Ci sono tre fattori principali che connettono questo libro con il mondo dell’infanzia e che vanno attribuiti in parte a Ungerer, che come sempre riesce ad avere un canale privilegiato con il mondo bambino, ed in parte a Cole.
C’è la narrazione che trasporta nel terreno fecondo dell’immaginazione attiva, nel mondo sospeso ed eterno del “C’era una volta”, in una dimensione in cui lo scorrere del tempo quotidiano rallenta fino a fermarsi e scivola in una realtà priva di orologi e lancette che ticchettano. Questo libro di fatto è espediente narrativo, è costruzione sapiente di una storia, è varco verso l’immaginifico.
In secondo luogo c’è il gioco, altro elemento con cui congiungerci al mondo dell’infanzia.
“Facciamo che io ero”.
Alla bambina che non vuole andare a dormire il papà propone un diversivo. Quello delle boccacce.
E quelle boccacce non sono altro che la rappresentazione visiva degli innumerevoli stati d’animo che transitano nel cuore dei bambini e molto spesso siamo noi adulti a censurare.
“Non fare quella faccia che ti rende bruttino/a”.
Che purtroppo equivale inconsciamente a “non provare quel sentimento perché non si addice ad un bambino”.
Queste pagine rappresentano per Ungerer la possibilità di rappresentare visivamente i bambini per quello che sono. Di riconoscere loro la possibilità di essere poco desiderabili, anche brutti, grotteschi nelle loro espressioni e nelle loro manifestazioni. Ironici, arrabbiati, tristi, spaventati, sorpresi, riflessivi, divertiti, spensierati, preoccupati, ma sopra ogni cosa liberi. Liberi di essere bambini.
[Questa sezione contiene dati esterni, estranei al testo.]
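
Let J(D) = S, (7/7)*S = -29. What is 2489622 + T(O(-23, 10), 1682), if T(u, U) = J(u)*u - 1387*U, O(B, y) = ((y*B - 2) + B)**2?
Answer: -1729037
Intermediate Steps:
S = -29
J(D) = -29
O(B, y) = (-2 + B + B*y)**2 (O(B, y) = ((B*y - 2) + B)**2 = ((-2 + B*y) + B)**2 = (-2 + B + B*y)**2)
T(u, U) = -1387*U - 29*u (T(u, U) = -29*u - 1387*U = -1387*U - 29*u)
2489622 + T(O(-23, 10), 1682) = 2489622 + (-1387*1682 - 29*(-2 - 23 - 23*10)**2) = 2489622 + (-2332934 - 29*(-2 - 23 - 230)**2) = 2489622 + (-2332934 - 29*(-255)**2) = 2489622 + (-2332934 - 29*65025) = 2489622 + (-2332934 - 1885725) = 2489622 - 4218659 = -1729037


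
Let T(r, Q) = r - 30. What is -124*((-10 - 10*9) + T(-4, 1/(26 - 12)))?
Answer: 16616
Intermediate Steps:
T(r, Q) = -30 + r
-124*((-10 - 10*9) + T(-4, 1/(26 - 12))) = -124*((-10 - 10*9) + (-30 - 4)) = -124*((-10 - 90) - 34) = -124*(-100 - 34) = -124*(-134) = 16616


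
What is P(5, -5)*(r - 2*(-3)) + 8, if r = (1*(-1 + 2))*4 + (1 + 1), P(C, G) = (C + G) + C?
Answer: 68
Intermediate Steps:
P(C, G) = G + 2*C
r = 6 (r = (1*1)*4 + 2 = 1*4 + 2 = 4 + 2 = 6)
P(5, -5)*(r - 2*(-3)) + 8 = (-5 + 2*5)*(6 - 2*(-3)) + 8 = (-5 + 10)*(6 + 6) + 8 = 5*12 + 8 = 60 + 8 = 68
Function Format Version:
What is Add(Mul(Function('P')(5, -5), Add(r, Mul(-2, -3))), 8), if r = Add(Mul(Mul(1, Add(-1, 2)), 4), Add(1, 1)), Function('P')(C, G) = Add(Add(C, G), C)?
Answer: 68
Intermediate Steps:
Function('P')(C, G) = Add(G, Mul(2, C))
r = 6 (r = Add(Mul(Mul(1, 1), 4), 2) = Add(Mul(1, 4), 2) = Add(4, 2) = 6)
Add(Mul(Function('P')(5, -5), Add(r, Mul(-2, -3))), 8) = Add(Mul(Add(-5, Mul(2, 5)), Add(6, Mul(-2, -3))), 8) = Add(Mul(Add(-5, 10), Add(6, 6)), 8) = Add(Mul(5, 12), 8) = Add(60, 8) = 68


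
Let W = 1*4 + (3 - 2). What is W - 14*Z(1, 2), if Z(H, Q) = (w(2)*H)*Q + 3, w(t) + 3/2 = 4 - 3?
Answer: -23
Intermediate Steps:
w(t) = -½ (w(t) = -3/2 + (4 - 3) = -3/2 + 1 = -½)
W = 5 (W = 4 + 1 = 5)
Z(H, Q) = 3 - H*Q/2 (Z(H, Q) = (-H/2)*Q + 3 = -H*Q/2 + 3 = 3 - H*Q/2)
W - 14*Z(1, 2) = 5 - 14*(3 - ½*1*2) = 5 - 14*(3 - 1) = 5 - 14*2 = 5 - 28 = -23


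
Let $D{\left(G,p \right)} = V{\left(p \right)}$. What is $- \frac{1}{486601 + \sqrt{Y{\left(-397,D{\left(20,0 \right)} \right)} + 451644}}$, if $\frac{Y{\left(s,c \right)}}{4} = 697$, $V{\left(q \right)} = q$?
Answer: $- \frac{486601}{236780078769} + \frac{4 \sqrt{28402}}{236780078769} \approx -2.0522 \cdot 10^{-6}$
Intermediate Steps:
$D{\left(G,p \right)} = p$
$Y{\left(s,c \right)} = 2788$ ($Y{\left(s,c \right)} = 4 \cdot 697 = 2788$)
$- \frac{1}{486601 + \sqrt{Y{\left(-397,D{\left(20,0 \right)} \right)} + 451644}} = - \frac{1}{486601 + \sqrt{2788 + 451644}} = - \frac{1}{486601 + \sqrt{454432}} = - \frac{1}{486601 + 4 \sqrt{28402}}$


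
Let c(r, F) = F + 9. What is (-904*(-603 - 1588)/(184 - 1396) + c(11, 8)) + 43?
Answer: -476986/303 ≈ -1574.2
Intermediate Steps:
c(r, F) = 9 + F
(-904*(-603 - 1588)/(184 - 1396) + c(11, 8)) + 43 = (-904*(-603 - 1588)/(184 - 1396) + (9 + 8)) + 43 = (-904/((-1212/(-2191))) + 17) + 43 = (-904/((-1212*(-1/2191))) + 17) + 43 = (-904/1212/2191 + 17) + 43 = (-904*2191/1212 + 17) + 43 = (-495166/303 + 17) + 43 = -490015/303 + 43 = -476986/303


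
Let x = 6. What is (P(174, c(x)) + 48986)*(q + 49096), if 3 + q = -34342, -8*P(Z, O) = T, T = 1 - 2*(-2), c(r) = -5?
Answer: 5780666133/8 ≈ 7.2258e+8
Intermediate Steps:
T = 5 (T = 1 + 4 = 5)
P(Z, O) = -5/8 (P(Z, O) = -⅛*5 = -5/8)
q = -34345 (q = -3 - 34342 = -34345)
(P(174, c(x)) + 48986)*(q + 49096) = (-5/8 + 48986)*(-34345 + 49096) = (391883/8)*14751 = 5780666133/8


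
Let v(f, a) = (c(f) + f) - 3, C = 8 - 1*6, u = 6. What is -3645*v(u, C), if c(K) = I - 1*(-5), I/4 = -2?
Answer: 0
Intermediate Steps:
I = -8 (I = 4*(-2) = -8)
C = 2 (C = 8 - 6 = 2)
c(K) = -3 (c(K) = -8 - 1*(-5) = -8 + 5 = -3)
v(f, a) = -6 + f (v(f, a) = (-3 + f) - 3 = -6 + f)
-3645*v(u, C) = -3645*(-6 + 6) = -3645*0 = 0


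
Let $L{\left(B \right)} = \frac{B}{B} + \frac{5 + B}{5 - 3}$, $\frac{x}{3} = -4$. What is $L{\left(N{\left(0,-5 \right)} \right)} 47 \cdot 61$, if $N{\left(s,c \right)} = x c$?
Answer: $\frac{192089}{2} \approx 96045.0$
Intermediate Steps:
$x = -12$ ($x = 3 \left(-4\right) = -12$)
$N{\left(s,c \right)} = - 12 c$
$L{\left(B \right)} = \frac{7}{2} + \frac{B}{2}$ ($L{\left(B \right)} = 1 + \frac{5 + B}{2} = 1 + \left(5 + B\right) \frac{1}{2} = 1 + \left(\frac{5}{2} + \frac{B}{2}\right) = \frac{7}{2} + \frac{B}{2}$)
$L{\left(N{\left(0,-5 \right)} \right)} 47 \cdot 61 = \left(\frac{7}{2} + \frac{\left(-12\right) \left(-5\right)}{2}\right) 47 \cdot 61 = \left(\frac{7}{2} + \frac{1}{2} \cdot 60\right) 47 \cdot 61 = \left(\frac{7}{2} + 30\right) 47 \cdot 61 = \frac{67}{2} \cdot 47 \cdot 61 = \frac{3149}{2} \cdot 61 = \frac{192089}{2}$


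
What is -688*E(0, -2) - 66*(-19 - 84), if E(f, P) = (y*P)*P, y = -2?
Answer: 12302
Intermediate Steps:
E(f, P) = -2*P² (E(f, P) = (-2*P)*P = -2*P²)
-688*E(0, -2) - 66*(-19 - 84) = -(-1376)*(-2)² - 66*(-19 - 84) = -(-1376)*4 - 66*(-103) = -688*(-8) + 6798 = 5504 + 6798 = 12302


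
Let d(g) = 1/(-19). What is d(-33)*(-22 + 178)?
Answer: -156/19 ≈ -8.2105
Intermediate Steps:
d(g) = -1/19
d(-33)*(-22 + 178) = -(-22 + 178)/19 = -1/19*156 = -156/19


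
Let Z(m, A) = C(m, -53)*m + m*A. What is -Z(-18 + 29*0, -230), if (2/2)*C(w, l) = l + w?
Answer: -5418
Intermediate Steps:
C(w, l) = l + w
Z(m, A) = A*m + m*(-53 + m) (Z(m, A) = (-53 + m)*m + m*A = m*(-53 + m) + A*m = A*m + m*(-53 + m))
-Z(-18 + 29*0, -230) = -(-18 + 29*0)*(-53 - 230 + (-18 + 29*0)) = -(-18 + 0)*(-53 - 230 + (-18 + 0)) = -(-18)*(-53 - 230 - 18) = -(-18)*(-301) = -1*5418 = -5418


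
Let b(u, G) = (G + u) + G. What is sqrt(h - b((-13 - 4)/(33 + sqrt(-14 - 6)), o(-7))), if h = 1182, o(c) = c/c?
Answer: sqrt((38957 + 2360*I*sqrt(5))/(33 + 2*I*sqrt(5))) ≈ 34.359 - 0.001*I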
Liberi di essere.
Come terzo elemento abbiamo la parola declinata in poesia, in versi che ci riportano ad una lingua primordiale. Ai giochi dell’infanzia. Ad una lingua che si fa ritmo e suono. Un linguaggio a portata di bambino senza mai sfiorare la banalità. Un linguaggio che rispecchia gli stati d’animo richiamati di volta in volta da un papà che prende sul serio sua figlia, fino a farla transitare dal mondo della fantasia a quello onirico. Perché come diceva Munari, “Giocare è una cosa seria”.